Lutz ist neugierig geworden, sie sitzen im Büro, trinken Berliner Pilsner. Frank Miller erklärt, dass die Alliierten zwischen West- und Ost-Berlin freie Durchfahrt haben, Amerikaner, Briten, Franzosen. Die Russen genauso. Dann sagt er: „Kontrollen gibt’s nicht, die wollen auch keine Ausweise sehen. Es reicht aus, wenn man in einem Jeep sitzt und eine amerikanische Uniform anhat.

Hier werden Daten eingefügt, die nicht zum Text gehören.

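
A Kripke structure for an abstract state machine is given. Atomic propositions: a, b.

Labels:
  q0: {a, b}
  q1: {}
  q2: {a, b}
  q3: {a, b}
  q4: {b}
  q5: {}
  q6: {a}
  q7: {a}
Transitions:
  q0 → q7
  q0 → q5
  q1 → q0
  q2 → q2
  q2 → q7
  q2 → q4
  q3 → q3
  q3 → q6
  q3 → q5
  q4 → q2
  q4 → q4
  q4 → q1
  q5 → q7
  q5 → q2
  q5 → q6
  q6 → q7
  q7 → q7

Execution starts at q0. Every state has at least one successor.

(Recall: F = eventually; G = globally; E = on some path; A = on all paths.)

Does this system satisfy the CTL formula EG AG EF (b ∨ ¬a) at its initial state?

Does not hold

States satisfying AG EF (b ∨ ¬a): ∅.
States satisfying EG AG EF (b ∨ ¬a): ∅.
No suitable path/successor from q0 witnesses the formula.
q0 ∉ Sat(EG AG EF (b ∨ ¬a)).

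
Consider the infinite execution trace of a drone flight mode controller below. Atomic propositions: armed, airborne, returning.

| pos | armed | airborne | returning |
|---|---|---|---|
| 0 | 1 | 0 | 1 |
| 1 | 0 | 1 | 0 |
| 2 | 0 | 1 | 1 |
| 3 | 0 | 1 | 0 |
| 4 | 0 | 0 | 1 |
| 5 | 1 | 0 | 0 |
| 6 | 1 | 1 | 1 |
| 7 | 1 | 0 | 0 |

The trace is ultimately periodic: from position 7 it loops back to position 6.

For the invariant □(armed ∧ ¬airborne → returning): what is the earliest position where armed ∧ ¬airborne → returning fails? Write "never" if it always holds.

5

Check armed ∧ ¬airborne → returning at each position in order: 0 ✓, 1 ✓, 2 ✓, 3 ✓, 4 ✓.
At position 5 the labels are {armed}, so armed ∧ ¬airborne → returning is false there. This is the first violation.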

Und wenn wir unser Bier von drüben holen, warum dann nicht auch das Fraulein? Wir legen sie auf die Rückbank, decken sie zu, dann bleibt sie schön warm und knusprig.“ Jetzt muss Max lachen. Er übersetzt das meiste, sagt zu Lutz: „Du kümmerst dich in aller Ruhe um die Scheiße da oben, ich zahl dir fünfzig extra und zur Belohnung gibt’s deine Julia in Geschenkpapier, einverstanden?“ Nun ist es Lutz, der lacht.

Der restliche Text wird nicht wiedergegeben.